Первого июля ее навестило высокое начальство из гестапо, и она передала ему несколько важных списков с адресами, которые весьма облегчили ему работу. По материалам Эдит тридцать самых важных арестов произвели в следующую же ночь. Гестапо получило подробную информацию о настроениях многих известных общественных деятелей, о том, кого из них можно привлечь к работе. Казалось, теперь бы только и пожить в свое удовольствие, но Эдит об этом и думать не хотела.
«В самый разгар охоты сидеть дома, стать простым зрителем! Это мы успеем еще в старости».
Эдгар Прамниек столкнулся с ней на лестнице. Эдит собралась куда-то уходить.
— Ты ко мне, Эдгар?
— Эдит, мне нужен твой совет, — умоляюще сказал художник. — Я ненадолго, не задержу тебя.
— Зайдем в квартиру. На лестнице неудобно.
Она отворила дверь и пригласила Прамниека в кабинет. На стене уже появился портрет Гитлера, а фотография Освальда Ланки стояла посреди письменного стола.
— Итак — счастливый отец? — Эдит улыбнулась. — Можно поздравить с сыном?
— Разве ты уже знаешь? — удивился Прамниек.
— Я и не то еще знаю. Расскажи, Эдгар, для чего тебя вызывал шеф пропаганды? Вышло там что-нибудь?
Она села в огромное кресло, положила ногу на ногу. Прамниек от волнения стал хрустеть пальцами.
— Вот об этом я и собирался поговорить. Они хотят, чтобы я дал рисунки для какого-то сборника… Против большевиков… Но я этого не могу… Ведь это же подлог. У художника тоже есть совесть… Искусство должно быть правдивым. Как мне работать, когда я сам буду презирать эту работу? Эдит, если ты мне друг, помоги увильнуть от нее.
— Так, так. Боишься скомпрометироваться! Совершенно напрасно. Большевики никогда сюда не вернутся. Мы останемся здесь навсегда. И тебе ни перед кем не придется оправдываться в том, что ты помогал нам. Не бойся, Эдгар, рисуй все, что тебе велят.
— Я не в состоянии. У меня ничего не выйдет.
— То есть как это не выйдет? Когда есть желание, всегда выходит.
— В том-то все и дело, что я не желаю. Как можно творить против своего желания?
— Надо желать. Через несколько недель, когда в наших руках будут Москва и Ленинград, найдется очень много желающих послужить нам. Как ты думаешь, дорого мы их оценим? Нам надо, чтобы они сейчас приходили. Вот поэтому не будь дураком, Эдгар, перестань упрямиться.

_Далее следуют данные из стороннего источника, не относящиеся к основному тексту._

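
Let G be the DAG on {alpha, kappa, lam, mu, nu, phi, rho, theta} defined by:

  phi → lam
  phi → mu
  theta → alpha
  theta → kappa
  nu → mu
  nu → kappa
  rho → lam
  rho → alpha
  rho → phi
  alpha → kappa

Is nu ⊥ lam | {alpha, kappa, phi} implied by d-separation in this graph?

No

6 paths connect nu and lam; each must be blocked for d-separation to hold:
  1. nu → kappa ← theta → alpha ← rho → lam — kappa:collider[open]; theta:fork[open]; alpha:collider[open]; rho:fork[open] ⇒ active
  2. nu → kappa ← theta → alpha ← rho → phi → lam — kappa:collider[open]; theta:fork[open]; alpha:collider[open]; rho:fork[open]; phi:chain[blocks] ⇒ blocked
  3. nu → kappa ← alpha ← rho → lam — kappa:collider[open]; alpha:chain[blocks]; rho:fork[open] ⇒ blocked
  4. nu → kappa ← alpha ← rho → phi → lam — kappa:collider[open]; alpha:chain[blocks]; rho:fork[open]; phi:chain[blocks] ⇒ blocked
  5. nu → mu ← phi → lam — mu:collider[blocks]; phi:fork[blocks] ⇒ blocked
  6. nu → mu ← phi ← rho → lam — mu:collider[blocks]; phi:chain[blocks]; rho:fork[open] ⇒ blocked
Since the path nu → kappa ← theta → alpha ← rho → lam is active, nu and lam are not d-separated given {alpha, kappa, phi}.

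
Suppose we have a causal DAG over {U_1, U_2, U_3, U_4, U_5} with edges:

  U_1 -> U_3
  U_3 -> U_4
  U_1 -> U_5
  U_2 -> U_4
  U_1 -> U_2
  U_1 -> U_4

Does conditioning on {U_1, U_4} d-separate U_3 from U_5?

Yes

We examine all 3 paths between U_3 and U_5:
Path 1: U_3 → U_4 ← U_2 ← U_1 → U_5
  U_1 is a fork here and U_1 is conditioned on, so the path is blocked at U_1.
Path 2: U_3 → U_4 ← U_1 → U_5
  U_1 is a fork here and U_1 is conditioned on, so the path is blocked at U_1.
Path 3: U_3 ← U_1 → U_5
  U_1 is a fork here and U_1 is conditioned on, so the path is blocked at U_1.
Since every path is blocked, d-separation holds.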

— Ты… не хочешь мне помочь? Пойми, Эдит, ведь я не политик.
— А сейчас надо стать политиком. Подумай о своей жене и ребенке. Они хотят жить, и от тебя теперь зависит, какой будет их жизнь.
— Эдит, почему они не закажут эти рисунки кому-нибудь другому? Художников ведь достаточно, и я не самый лучший.
— Это дело вкуса. Шефа пропаганды, очевидно, заинтересовала твоя манера. По правде говоря, я с ним согласна.
Напрасно старался Прамниек доказать свою непригодность и уговорить Эдит, чтобы она за него заступилась. Эдит только качала головой.
— Я не в силах помочь тебе. Разговаривай сам с шефом пропаганды. Впрочем, от этого дело не изменится. Лучше привыкай к мысли, что рано или поздно придется выполнить этот заказ. Ах, господи, я ужасно запаздываю. Извини, пожалуйста.
Прамниек поднялся и попрощался.
Под вечер его минут на пять впустили к Ольге. Ольга спала, и врач не разрешил будить ее. Няня поставила цветы на ночной столик, а бутылку вина спрятала в шкафчик.